Yad Vashem Holocaust History Museum
Yad Vashem Holocaust History MuseumIsrael news photo: courtesy of Yad Vashem

An organization in Tel Aviv that chronicles and records the history of Lithuanian Jews and their decimation in the Holocaust is likely to be sued by the Lithuanian government – over a scholarly study released over 13 years ago.

“It's strange that for 13 years this study never bothered them, and that now, all of the sudden, the Lithuanian government is worried about the honor of its murderous countrymen,” says Tel Aviv Attorney Yosef Melamed sarcastically in an interview with Arutz Sheva.. “And while I wouldn't necessarily choose to go to court to defend our accusations, I am more than prepared to do so.”

At issue is a study released over a decade ago by the organization Melamed directs, the Association of Lithuanian Jews in Israel. The study catalogs thousands of Lithuanian murderers of Jews – officials and ordinary citizens who did the “dirty work” for the Nazis, enthusiastically organizing and directing the destruction of Lithuanian Jewry, an effort, Melamed says grimly, that destroyed 96% of the country's pre-war Jewish population.

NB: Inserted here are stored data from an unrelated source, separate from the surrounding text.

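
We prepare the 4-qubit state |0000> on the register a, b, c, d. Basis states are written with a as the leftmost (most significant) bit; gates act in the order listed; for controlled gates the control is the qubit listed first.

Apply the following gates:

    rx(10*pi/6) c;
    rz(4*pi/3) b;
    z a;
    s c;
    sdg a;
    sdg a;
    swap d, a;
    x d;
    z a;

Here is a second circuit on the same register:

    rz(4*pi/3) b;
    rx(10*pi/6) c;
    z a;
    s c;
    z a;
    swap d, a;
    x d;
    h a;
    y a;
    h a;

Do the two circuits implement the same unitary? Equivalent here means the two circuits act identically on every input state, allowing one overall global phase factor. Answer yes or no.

No — the two circuits implement different unitaries, even allowing a global phase.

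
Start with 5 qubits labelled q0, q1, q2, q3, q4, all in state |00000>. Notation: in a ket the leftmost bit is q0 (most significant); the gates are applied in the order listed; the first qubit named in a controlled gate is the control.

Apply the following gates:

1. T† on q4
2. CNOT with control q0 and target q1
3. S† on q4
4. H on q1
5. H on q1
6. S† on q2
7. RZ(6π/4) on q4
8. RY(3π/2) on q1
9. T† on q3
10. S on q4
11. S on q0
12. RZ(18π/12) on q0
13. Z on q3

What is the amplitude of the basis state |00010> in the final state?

The final state's coefficient on |00010> equals 0. Key observation: the block from step 4 through step 5 cancels to the identity and can be dropped.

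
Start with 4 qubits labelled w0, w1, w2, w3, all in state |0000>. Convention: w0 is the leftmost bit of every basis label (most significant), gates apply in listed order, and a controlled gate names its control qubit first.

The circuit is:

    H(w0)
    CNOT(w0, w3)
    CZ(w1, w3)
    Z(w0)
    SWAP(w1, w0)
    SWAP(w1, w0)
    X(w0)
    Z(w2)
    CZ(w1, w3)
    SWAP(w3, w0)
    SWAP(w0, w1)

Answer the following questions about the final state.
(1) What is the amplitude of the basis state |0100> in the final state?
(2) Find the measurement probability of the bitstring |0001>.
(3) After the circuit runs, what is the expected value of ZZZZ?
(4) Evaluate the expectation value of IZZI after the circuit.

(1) The final state's coefficient on |0100> equals -sqrt(2)/2.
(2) A full measurement returns |0001> with probability 1/2.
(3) The expectation value of ZZZZ is -1.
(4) The observable IZZI averages to 0.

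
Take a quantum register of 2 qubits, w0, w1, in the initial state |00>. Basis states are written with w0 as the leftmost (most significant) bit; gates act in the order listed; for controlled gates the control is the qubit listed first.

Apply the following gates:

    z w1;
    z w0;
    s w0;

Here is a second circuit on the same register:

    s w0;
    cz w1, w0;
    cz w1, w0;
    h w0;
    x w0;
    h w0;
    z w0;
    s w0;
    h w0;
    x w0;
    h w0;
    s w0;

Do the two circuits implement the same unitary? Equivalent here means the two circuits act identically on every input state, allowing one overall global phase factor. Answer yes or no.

No: there is an input state on which the two circuits produce genuinely different outputs (not merely differing by a phase).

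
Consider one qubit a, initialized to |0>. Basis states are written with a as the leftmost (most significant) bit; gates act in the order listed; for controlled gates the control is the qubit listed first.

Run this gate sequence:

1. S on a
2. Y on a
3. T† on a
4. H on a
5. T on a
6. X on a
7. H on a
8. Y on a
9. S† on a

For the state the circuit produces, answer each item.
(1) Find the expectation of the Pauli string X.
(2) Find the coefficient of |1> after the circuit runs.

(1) The expectation value of X is -sqrt(2)/2.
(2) |1> carries amplitude -I/2 + exp(I*pi/4)/2 in the final state.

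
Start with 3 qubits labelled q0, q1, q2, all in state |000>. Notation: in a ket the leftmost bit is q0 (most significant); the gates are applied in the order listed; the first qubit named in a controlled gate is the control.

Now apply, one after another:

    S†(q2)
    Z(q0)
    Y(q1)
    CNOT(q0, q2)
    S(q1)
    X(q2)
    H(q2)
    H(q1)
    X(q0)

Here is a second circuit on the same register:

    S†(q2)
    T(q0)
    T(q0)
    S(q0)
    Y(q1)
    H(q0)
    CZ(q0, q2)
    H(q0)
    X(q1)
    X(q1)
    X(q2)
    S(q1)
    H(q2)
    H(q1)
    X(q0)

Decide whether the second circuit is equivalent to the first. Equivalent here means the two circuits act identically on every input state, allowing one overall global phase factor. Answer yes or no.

No: there is an input state on which the two circuits produce genuinely different outputs (not merely differing by a phase).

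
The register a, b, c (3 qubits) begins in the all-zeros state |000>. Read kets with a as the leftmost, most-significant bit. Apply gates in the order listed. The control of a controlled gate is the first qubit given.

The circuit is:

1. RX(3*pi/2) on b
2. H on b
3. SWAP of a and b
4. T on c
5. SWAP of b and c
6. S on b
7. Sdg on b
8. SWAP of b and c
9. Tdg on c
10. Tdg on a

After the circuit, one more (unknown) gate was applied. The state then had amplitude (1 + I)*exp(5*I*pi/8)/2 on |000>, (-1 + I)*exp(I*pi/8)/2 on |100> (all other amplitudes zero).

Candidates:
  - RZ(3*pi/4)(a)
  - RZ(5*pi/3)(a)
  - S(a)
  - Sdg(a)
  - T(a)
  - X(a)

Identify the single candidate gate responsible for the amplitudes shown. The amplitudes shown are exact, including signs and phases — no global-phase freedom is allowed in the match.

The unique candidate consistent with the amplitudes is RZ(3*pi/4)(a). Key observation: steps 4-9 multiply out to the identity, so the circuit reduces to the remaining gates.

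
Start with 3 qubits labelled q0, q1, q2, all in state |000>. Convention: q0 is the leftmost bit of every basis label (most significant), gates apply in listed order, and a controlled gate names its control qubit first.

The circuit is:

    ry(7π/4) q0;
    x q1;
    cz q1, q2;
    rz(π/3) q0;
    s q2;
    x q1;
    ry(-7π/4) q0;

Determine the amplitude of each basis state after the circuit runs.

The final amplitudes are (-2 - sqrt(2) - (2 - sqrt(2))*exp(I*pi/3))*exp(5*I*pi/6)/4 on |000>, sqrt(2)*(-1 + exp(I*pi/3))*exp(5*I*pi/6)/4 on |100>, and 0 on every other basis state.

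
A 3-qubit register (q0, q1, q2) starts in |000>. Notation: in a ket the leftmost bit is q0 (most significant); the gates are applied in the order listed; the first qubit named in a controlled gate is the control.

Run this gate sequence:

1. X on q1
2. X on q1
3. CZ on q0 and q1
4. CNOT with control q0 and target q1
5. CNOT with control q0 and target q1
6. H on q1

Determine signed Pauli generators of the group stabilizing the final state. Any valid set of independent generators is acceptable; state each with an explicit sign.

The stabilizer group can be generated by +IXI, +ZII, +IIZ, among other valid generating sets. Key observation: gates 4-5 undo each other exactly, leaving only the rest of the circuit to track.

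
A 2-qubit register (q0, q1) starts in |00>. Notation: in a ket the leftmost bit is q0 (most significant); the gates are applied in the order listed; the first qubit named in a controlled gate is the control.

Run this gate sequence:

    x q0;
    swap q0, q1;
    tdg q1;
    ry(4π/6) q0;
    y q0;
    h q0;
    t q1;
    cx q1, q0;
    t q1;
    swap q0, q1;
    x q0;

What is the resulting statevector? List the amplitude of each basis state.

After the circuit, the state carries amplitude (-sqrt(6) - sqrt(2))*exp(3*I*pi/4)/4 on |00>, (-sqrt(6) + sqrt(2))*exp(3*I*pi/4)/4 on |01>, 0 on |10>, 0 on |11>.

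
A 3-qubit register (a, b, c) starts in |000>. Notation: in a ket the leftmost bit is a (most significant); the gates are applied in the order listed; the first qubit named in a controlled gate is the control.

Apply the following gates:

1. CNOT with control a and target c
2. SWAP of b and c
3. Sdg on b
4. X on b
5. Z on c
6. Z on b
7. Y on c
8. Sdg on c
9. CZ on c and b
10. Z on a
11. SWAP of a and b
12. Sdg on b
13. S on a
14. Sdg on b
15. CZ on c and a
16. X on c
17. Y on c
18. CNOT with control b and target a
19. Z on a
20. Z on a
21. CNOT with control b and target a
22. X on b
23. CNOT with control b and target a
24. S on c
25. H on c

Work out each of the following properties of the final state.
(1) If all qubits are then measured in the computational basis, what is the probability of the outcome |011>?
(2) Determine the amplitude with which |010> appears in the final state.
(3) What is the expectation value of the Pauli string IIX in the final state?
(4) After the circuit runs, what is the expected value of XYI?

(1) Outcome |011> occurs with probability 1/2. Key observation: gates 18-21 undo each other exactly, leaving only the rest of the circuit to track.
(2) |010> carries amplitude sqrt(2)*I/2 in the final state.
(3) The observable IIX averages to -1.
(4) The observable XYI averages to 0.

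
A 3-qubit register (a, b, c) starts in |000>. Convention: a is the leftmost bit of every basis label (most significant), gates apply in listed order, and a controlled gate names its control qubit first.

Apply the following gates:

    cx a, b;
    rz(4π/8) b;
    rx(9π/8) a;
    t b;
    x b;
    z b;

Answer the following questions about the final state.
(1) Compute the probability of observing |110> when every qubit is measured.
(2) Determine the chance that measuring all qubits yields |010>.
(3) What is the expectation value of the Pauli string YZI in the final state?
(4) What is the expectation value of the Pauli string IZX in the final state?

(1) Outcome |110> occurs with probability sin(7*pi/16)**2.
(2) A full measurement returns |010> with probability cos(7*pi/16)**2.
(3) In the final state, YZI has expectation -sqrt(2 - sqrt(2))/2.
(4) The expectation value of IZX is 0.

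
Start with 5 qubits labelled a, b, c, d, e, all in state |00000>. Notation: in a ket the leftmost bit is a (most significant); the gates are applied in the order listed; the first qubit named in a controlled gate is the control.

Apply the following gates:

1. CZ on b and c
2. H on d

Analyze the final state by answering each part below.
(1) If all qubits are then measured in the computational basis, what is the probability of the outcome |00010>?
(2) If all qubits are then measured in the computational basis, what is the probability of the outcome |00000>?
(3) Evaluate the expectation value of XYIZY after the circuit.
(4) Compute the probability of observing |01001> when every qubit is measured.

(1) Outcome |00010> occurs with probability 1/2.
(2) A full measurement returns |00000> with probability 1/2.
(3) In the final state, XYIZY has expectation 0.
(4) The probability of measuring |01001> is 0.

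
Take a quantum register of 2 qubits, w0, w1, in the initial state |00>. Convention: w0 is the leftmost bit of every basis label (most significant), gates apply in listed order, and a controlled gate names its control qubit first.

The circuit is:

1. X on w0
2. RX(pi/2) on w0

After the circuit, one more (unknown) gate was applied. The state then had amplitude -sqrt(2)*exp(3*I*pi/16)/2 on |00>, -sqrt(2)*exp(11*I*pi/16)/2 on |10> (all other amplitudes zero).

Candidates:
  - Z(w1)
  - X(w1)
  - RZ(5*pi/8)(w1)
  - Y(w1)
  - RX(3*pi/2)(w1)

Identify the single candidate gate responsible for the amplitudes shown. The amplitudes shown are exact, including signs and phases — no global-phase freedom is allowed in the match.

The applied gate was RZ(5*pi/8)(w1).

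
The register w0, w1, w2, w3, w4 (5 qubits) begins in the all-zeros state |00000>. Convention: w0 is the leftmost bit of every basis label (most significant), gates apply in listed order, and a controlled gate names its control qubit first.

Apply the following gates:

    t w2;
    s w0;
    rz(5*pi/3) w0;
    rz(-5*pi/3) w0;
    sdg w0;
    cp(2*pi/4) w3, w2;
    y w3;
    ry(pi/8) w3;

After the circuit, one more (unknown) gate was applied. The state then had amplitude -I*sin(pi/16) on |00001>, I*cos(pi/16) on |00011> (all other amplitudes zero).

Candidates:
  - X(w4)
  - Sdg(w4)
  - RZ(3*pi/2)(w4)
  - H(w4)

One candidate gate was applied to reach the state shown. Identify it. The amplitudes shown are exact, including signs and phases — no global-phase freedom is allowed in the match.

The unique candidate consistent with the amplitudes is X(w4). Key observation: the block from step 2 through step 5 cancels to the identity and can be dropped.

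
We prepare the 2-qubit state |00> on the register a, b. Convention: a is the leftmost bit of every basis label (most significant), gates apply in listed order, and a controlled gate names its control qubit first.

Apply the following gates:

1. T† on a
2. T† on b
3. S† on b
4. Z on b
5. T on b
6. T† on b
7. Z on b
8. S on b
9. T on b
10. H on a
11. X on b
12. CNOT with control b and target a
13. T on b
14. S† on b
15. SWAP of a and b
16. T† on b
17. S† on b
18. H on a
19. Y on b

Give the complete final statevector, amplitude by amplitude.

The resulting statevector has amplitude I/2 on |00>, exp(I*pi/4)/2 on |01>, -I/2 on |10>, -exp(I*pi/4)/2 on |11>. Key observation: steps 2-9 multiply out to the identity, so the circuit reduces to the remaining gates.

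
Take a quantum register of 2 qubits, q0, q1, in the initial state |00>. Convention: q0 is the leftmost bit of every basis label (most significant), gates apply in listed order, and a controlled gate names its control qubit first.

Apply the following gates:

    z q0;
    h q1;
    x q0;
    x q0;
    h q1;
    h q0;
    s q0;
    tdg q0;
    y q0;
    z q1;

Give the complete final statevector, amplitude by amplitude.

The final amplitudes are -sqrt(2)*exp(3*I*pi/4)/2 on |00>, 0 on |01>, sqrt(2)*I/2 on |10>, 0 on |11>. Key observation: gates 2-5 undo each other exactly, leaving only the rest of the circuit to track.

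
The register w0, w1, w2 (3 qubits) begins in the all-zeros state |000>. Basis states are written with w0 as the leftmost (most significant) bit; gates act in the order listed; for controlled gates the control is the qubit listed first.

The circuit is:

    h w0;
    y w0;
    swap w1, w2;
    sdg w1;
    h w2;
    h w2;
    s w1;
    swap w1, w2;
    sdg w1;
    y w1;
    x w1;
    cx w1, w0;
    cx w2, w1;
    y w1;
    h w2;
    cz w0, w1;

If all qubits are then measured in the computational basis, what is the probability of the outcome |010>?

Outcome |010> occurs with probability 1/4.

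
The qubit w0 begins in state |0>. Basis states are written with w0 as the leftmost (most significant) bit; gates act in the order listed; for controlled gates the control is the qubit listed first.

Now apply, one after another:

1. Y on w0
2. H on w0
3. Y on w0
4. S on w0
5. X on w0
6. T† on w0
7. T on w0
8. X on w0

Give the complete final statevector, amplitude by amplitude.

The resulting statevector has amplitude -sqrt(2)/2 on |0>, -sqrt(2)*I/2 on |1>. Key observation: gates 5-8 undo each other exactly, leaving only the rest of the circuit to track.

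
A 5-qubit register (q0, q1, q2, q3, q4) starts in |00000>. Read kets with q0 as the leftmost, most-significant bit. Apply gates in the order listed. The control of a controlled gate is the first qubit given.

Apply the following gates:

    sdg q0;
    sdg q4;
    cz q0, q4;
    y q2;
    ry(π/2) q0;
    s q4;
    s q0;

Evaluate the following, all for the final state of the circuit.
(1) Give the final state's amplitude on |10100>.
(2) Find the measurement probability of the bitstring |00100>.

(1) The amplitude on |10100> is -sqrt(2)/2.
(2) The probability of measuring |00100> is 1/2.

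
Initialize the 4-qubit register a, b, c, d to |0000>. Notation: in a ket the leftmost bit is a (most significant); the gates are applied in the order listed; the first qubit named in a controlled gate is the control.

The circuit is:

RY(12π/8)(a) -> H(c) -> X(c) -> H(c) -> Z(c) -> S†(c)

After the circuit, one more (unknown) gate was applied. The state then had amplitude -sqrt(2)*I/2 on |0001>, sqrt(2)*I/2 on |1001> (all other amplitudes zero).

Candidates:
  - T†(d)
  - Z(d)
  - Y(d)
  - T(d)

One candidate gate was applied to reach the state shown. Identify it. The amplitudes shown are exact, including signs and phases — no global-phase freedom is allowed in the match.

The applied gate was Y(d). Key observation: the block from step 2 through step 5 cancels to the identity and can be dropped.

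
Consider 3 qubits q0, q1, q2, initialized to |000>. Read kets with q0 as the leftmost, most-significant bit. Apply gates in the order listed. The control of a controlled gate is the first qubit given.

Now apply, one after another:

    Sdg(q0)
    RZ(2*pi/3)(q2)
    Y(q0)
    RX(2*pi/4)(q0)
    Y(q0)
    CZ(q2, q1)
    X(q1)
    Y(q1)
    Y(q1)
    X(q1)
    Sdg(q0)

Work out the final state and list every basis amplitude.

The resulting statevector has amplitude -sqrt(2)*exp(2*I*pi/3)/2 on |000>, -sqrt(2)*exp(2*I*pi/3)/2 on |100>, and 0 on every other basis state. Key observation: the block from step 7 through step 10 cancels to the identity and can be dropped.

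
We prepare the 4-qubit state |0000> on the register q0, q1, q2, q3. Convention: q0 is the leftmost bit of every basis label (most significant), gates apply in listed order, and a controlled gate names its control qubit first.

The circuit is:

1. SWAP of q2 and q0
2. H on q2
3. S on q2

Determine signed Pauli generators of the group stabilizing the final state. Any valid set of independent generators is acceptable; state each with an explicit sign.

One valid set of independent stabilizer generators is +IIYI, +ZIII, +IZII, +IIIZ (any independent generating set of the same group is equally correct).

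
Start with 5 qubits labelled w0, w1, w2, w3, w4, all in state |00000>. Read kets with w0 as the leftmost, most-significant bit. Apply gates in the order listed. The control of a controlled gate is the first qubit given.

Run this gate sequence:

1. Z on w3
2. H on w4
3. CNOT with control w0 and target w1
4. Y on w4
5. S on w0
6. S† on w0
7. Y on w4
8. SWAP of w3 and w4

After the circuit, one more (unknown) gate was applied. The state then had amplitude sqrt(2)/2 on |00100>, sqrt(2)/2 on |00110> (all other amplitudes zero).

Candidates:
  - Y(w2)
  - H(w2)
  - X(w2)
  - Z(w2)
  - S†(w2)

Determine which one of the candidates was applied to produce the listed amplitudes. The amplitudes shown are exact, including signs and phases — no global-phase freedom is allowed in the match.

It was X(w2) that produced the state shown. Key observation: gates 4-7 undo each other exactly, leaving only the rest of the circuit to track.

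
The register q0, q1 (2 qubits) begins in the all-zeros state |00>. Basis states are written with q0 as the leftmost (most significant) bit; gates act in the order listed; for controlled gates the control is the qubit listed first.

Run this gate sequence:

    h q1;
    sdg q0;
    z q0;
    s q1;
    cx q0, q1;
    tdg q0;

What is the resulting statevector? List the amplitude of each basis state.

The final amplitudes are sqrt(2)/2 on |00>, sqrt(2)*I/2 on |01>, 0 on |10>, 0 on |11>.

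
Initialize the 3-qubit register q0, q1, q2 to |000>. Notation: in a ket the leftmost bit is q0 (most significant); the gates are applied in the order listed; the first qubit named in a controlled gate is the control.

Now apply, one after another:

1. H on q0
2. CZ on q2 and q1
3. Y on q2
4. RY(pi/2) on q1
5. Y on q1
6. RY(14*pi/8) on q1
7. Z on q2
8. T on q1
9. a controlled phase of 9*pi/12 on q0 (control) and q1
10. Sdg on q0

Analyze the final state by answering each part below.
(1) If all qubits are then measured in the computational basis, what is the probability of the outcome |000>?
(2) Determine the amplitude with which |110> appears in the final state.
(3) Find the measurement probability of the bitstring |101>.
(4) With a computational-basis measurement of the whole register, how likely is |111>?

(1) The probability of measuring |000> is 0.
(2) The final state's coefficient on |110> equals 0.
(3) A full measurement returns |101> with probability 1/4 - sqrt(2)/8.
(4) A full measurement returns |111> with probability sqrt(2)/8 + 1/4.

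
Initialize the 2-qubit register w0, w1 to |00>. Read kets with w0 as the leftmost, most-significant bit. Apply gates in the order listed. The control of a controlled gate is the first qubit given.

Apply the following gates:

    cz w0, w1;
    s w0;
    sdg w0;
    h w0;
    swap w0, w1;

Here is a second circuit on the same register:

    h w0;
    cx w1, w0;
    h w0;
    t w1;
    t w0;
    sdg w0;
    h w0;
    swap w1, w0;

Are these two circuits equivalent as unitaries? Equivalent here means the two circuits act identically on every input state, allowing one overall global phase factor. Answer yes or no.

No, they are not equivalent — no single phase factor reconciles the two unitaries.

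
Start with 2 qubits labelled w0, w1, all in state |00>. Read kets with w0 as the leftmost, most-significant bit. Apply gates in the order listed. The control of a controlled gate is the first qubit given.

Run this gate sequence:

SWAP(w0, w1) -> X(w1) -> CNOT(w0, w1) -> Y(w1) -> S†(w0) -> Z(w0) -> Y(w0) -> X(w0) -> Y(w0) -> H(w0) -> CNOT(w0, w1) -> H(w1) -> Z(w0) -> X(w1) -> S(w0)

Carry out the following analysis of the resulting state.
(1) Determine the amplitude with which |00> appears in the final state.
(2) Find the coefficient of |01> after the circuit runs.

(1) The amplitude on |00> is I/2.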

They began to murder Jews months before the Nazis arrived, claiming that the Jews were disloyal for preferring the hated Russians occupiers to the Nazis, hardly surprising if you were a Jew.

Melamed sent the study, called “Lithuania: Crime and Punishment,” to the Lithuanian Justice Minister, who did nothing with the report. No one was brought to trial.

Until several months ago, that is, when Lithuania sought an investigation into the Association, with the intent of preparing a case against it for “defamation of character” against nine individuals named in the report who in recent years have been named Lithuanian “national heroes.”

One of those named, for example, is Juozas Lukša, who is celebrated in Lithuania as a fighter against Communism, escaping through the Iron Curtain to the West in 1947 and seeking to raise consciousness against the Soviet occupation of the country. In 1950 he secretly returned to Lithuania, and was killed by the Soviets in 1951.

While in Western Europe, Lukša  wrote a book called Fighters for Freedom, depicting the suffering of the Lithuanians under the Soviet thumb. Less well known in the West, however, was Lukša's role in persecuting and murdering Jews, the Association says. In 1941, for example, Lukša was an officer in the Lithuanian army and participated in a pogrom in the city of Kaunas, helping fellow murderer Viktoras Vitkauskas murder Rabbi Zalman Ossovski, beheading him and placing his head in a window to show off their accomplishment.

“The others are just as bad. We have witnesses, documentation, and whatever else is necessary to defend these charges in court,” says Melamed, 86, himself a survivor who managed to escape the clutches of the Nazis – and the Lithuanians – fighting both of them as a partisan. “In Lithuania, the people enthusiastically took on the task of murdering the Jews, saving the Nazis the trouble,” he says. “In general, the Lithuanians were considered the cruelest nationality during the war, far worse than the Poles or even the Ukranians.”

Oddly, it wasn't the Lithuanian Justice Ministry that physically tried to serve the Association with papers – it was the Justice Ministry of the State of Israel. “As part of international agreements, the Lithuanians asked the Israelis to open an investigation into their case, and demanded from us documentation and information.”

Which is very hypocritical of the Lithuanians, Melamed says. “During all the years we have been researching the Lithuanian massacre of Jews, the government there has never willingly turned over even one document.”

Now, 13 years later, “Lithuania has decided that the time has come to 'clear' the names of its 'heroes', in order to propagate its image as a staunch defender of Western values against the Communists. But the facts are the facts, and no matter how much 'cleaning up' the Lithuanians do, they cannot change the testimony of those who saw with their own eyes how their countrymen – including these 'heroes' – participated enthusiastically in the destruction of Lithuanian Jewry.”

Melamed is ready for a court case, he says – as long as it takes place in Israel. “I cannot go to Lithuania,” he says. “If I go there I won't come back alive. That's the way they do things there.”